Geez, the TSA is absolutely crazy. Getting to South Africa was no problem at all. They checked my passport and asked if I had any guns and that was it. Before we could board the plane bound for the U.S., our bags were thoroughly searched. We had to remove our shoes and were divided into male and female passengers before being patted down by a security officer of the corresponding gender. Then, when we stopped to refuel in Senegal, security officers from the U.S. came onto the plane to search it. Everyone had to put their blanket and pillow in the overhead containers and hold all of their luggage on their lap. I had just managed to fall asleep about an hour beforehand, so I was extremely grumpy and almost yelled at the security guy when he threw the blanket and pillow back at me when I tried to put it in the overhead bin.

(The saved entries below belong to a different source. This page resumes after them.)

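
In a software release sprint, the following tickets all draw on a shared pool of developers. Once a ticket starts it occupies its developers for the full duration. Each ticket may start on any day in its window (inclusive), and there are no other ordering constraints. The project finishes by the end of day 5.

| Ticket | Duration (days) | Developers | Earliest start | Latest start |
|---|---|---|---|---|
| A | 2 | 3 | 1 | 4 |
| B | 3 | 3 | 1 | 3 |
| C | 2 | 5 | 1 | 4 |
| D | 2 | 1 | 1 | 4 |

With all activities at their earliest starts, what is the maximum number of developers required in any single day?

12

Early-start schedule: A@1, B@1, C@1, D@1.
Load per day: day 1: 12, day 2: 12, day 3: 3, day 4: 0, day 5: 0.
Peak is 12.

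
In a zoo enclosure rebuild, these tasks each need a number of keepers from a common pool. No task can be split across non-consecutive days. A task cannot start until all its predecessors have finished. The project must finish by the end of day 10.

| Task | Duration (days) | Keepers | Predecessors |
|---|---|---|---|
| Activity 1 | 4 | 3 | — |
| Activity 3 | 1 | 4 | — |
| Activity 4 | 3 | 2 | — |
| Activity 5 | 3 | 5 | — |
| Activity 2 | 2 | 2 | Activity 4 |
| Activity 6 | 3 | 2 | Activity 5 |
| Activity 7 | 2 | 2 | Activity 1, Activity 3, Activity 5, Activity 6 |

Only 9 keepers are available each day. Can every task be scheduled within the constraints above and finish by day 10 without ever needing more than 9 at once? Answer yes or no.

yes

Schedule Activity 1@4, Activity 3@4, Activity 4@1, Activity 5@1, Activity 2@5, Activity 6@5, Activity 7@8: d1:7  d2:7  d3:7  d4:7  d5:7  d6:7  d7:5  d8:2  d9:2  d10:0 — peak 7 ≤ 9.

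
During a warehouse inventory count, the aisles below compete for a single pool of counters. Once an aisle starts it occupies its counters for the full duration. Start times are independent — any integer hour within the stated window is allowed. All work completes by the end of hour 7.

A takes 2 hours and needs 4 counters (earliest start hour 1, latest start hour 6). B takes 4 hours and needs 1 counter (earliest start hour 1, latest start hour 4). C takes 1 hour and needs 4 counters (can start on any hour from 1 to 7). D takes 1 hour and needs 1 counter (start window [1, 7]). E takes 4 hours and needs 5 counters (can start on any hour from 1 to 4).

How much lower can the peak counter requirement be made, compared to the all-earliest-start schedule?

9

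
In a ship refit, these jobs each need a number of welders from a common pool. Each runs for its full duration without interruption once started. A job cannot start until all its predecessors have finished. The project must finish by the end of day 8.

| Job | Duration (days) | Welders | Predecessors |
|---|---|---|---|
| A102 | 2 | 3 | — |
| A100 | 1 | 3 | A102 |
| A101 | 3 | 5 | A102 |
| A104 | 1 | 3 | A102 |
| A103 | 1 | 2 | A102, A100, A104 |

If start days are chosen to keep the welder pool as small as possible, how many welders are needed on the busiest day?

5

Early-start (A102@1, A100@3, A101@3, A104@3, A103@4) gives peak 11: d1:3  d2:3  d3:11  d4:7  d5:5  d6:0  d7:0  d8:0.
Shift A101→4, A104→7, A103→8.
Schedule A102@1, A100@3, A101@4, A104@7, A103@8: d1:3  d2:3  d3:3  d4:5  d5:5  d6:5  d7:3  d8:2 — peak 5.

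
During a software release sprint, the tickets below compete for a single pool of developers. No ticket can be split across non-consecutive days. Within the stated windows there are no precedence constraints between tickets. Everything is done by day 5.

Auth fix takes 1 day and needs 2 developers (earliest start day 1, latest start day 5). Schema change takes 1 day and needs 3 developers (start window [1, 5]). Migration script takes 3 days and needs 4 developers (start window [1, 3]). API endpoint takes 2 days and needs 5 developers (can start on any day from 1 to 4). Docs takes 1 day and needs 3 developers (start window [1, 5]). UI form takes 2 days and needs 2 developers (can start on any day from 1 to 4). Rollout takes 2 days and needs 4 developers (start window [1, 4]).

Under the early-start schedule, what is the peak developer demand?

23

Early-start schedule: Auth fix@1, Schema change@1, Migration script@1, API endpoint@1, Docs@1, UI form@1, Rollout@1.
Load per day: day 1: 23, day 2: 15, day 3: 4, day 4: 0, day 5: 0.
Peak is 23.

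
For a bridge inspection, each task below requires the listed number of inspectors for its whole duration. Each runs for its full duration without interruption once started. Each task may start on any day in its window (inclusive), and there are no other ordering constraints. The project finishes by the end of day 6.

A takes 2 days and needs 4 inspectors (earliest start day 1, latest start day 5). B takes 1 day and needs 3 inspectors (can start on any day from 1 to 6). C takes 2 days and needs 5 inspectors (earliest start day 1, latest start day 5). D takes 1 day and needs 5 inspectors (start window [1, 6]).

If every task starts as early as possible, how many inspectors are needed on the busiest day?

17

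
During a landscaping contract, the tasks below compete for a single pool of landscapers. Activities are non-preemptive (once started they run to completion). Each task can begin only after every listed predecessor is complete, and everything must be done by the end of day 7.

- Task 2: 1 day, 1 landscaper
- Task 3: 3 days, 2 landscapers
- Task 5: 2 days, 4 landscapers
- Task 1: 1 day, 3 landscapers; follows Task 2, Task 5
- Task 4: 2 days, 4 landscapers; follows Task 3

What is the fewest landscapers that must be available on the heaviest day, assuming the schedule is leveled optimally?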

I think that South Africans are more friendly than Americans. Ok, that’s not entirely true. I think South Africans are more friendly than the rich, snooty Americans who can afford to travel internationally three times every year. I can’t tell you how many dirty looks I’ve gotten carrying around my plastic bag full of curios. Haha. Or the lady in the bathroom who gave me a super nasty look when she saw me brushing my teeth but then proceeded to do exactly the same thing! *Sigh.
I’m so glad to be dealing in U.S. currency again. It’s so much easier to know the relative cost of things and to not have to think, “Ok, that costs 50 rand. So that’s about $7. And that costs 15 rand. So that’s about $2. Is that expensive? Am I being ripped off? Would the store down the street have a cheaper xyz? Should I really buy this? Do I need it? Can I wait and buy it in the U.S.? How hungry am I? Is it worth spending 30 rand on a bowl of soup?” Etc., etc.
It was really funny to enter the airport and see all of the “America!” shops full of red, white, and blue t-shirts and flags and mugs and keychains. A perfect counterpart to the “Out of Africa” shops that littered the Jo’burg airport and were filled with drums and masks and “tribal jewelry.” It seems that any country can be reduced to a stereotypical gift shop.
I’m also incredibly glad to be in a country that’s full of people who sound like me. Sometimes I’d get so annoyed in South Africa—as soon as I opened my mouth they could tell instantly that I was foreign. And there was nothing I could do about it! Honestly, I tried as best I could to learn the South African accent, but it’s just too difficult a thing to do in just 2 months. I’m so happy that nobody’s going to look at me like I’m an alien or a freak or a strange sculpture in a modern art museum just because I sound American.